Hal had received some books from his grandmother for his ninth birthday. I hadn’t looked at them closely but they looked like biographies of less famous American historical figures geared toward younger children. I noticed him reading one of them one morning as he waited for me to be ready to take him to school.
“What book were you reading?” I asked as we headed down the driveway.
“The Journal of Jesse Smoke.”
“How is it?”
“Good. It’s written like it’s his diary except he doesn’t share his feelings.”
“OK. I don’t know Jesse Smoke. Who was he? It’s a true story, isn’t it?”
“I think so but I don’t know he was. I haven’t read much of it yet.”
“Well, when you get further into it, please tell me about him. I’d like to learn.”
And with that, he absorbed himself in the book (which had to be tricky since he had just finished wrapping himself up as a pretzel inside his hoodie to protect against that oh-gosh-so-awfully-cold-Texas-October morning weather).

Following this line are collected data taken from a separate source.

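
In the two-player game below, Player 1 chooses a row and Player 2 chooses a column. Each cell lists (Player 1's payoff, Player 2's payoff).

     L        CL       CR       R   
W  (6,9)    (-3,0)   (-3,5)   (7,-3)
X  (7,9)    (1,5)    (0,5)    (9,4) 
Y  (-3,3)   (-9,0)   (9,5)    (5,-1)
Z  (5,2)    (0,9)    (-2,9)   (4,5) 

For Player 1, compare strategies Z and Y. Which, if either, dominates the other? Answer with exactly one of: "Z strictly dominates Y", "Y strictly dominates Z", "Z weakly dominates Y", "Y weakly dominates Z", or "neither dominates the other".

Compare Z to Y across every action of Player 2: L: 5>-3, CL: 0>-9, CR: -2<9, R: 4<5.
Z does better at L, CL but worse at CR, R; neither strategy dominates the other.

neither dominates the other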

After a few minutes of silence from the backseat, he announced, “Mommy, I don’t think this is a true story. A bunch of people just turned themselves into bears to go down a hole. And – if you are a real human, you can’t just turn yourself into a bear.”
I was fairly certain this was an historical book, so I took a guess and said, “Well, there were Indian tribes who basically believed they could turn themselves into animals. Maybe he’s telling one of his people’s stories as if he believes it to be true.”
There was a slight pause.
“He’s a Karaoke boy.”
“A Karaoke boy.”
“C-H…. E…. R-O…. K-E-E.”
I was very careful not to laugh. “Cherokee, honey. The word is Cherokee. They are an Indian tribe, Native Americans.”
One of the most fun parts of being a parent has been listening to my young readers try to pronounce the words that they’ve only seen in print. To combine Hal’s mispronunciations with Daryl’s most famous from years ago, it sounds like Jesse Smoke comes from a family of Karaoke Madge-i-cans. (Magicians).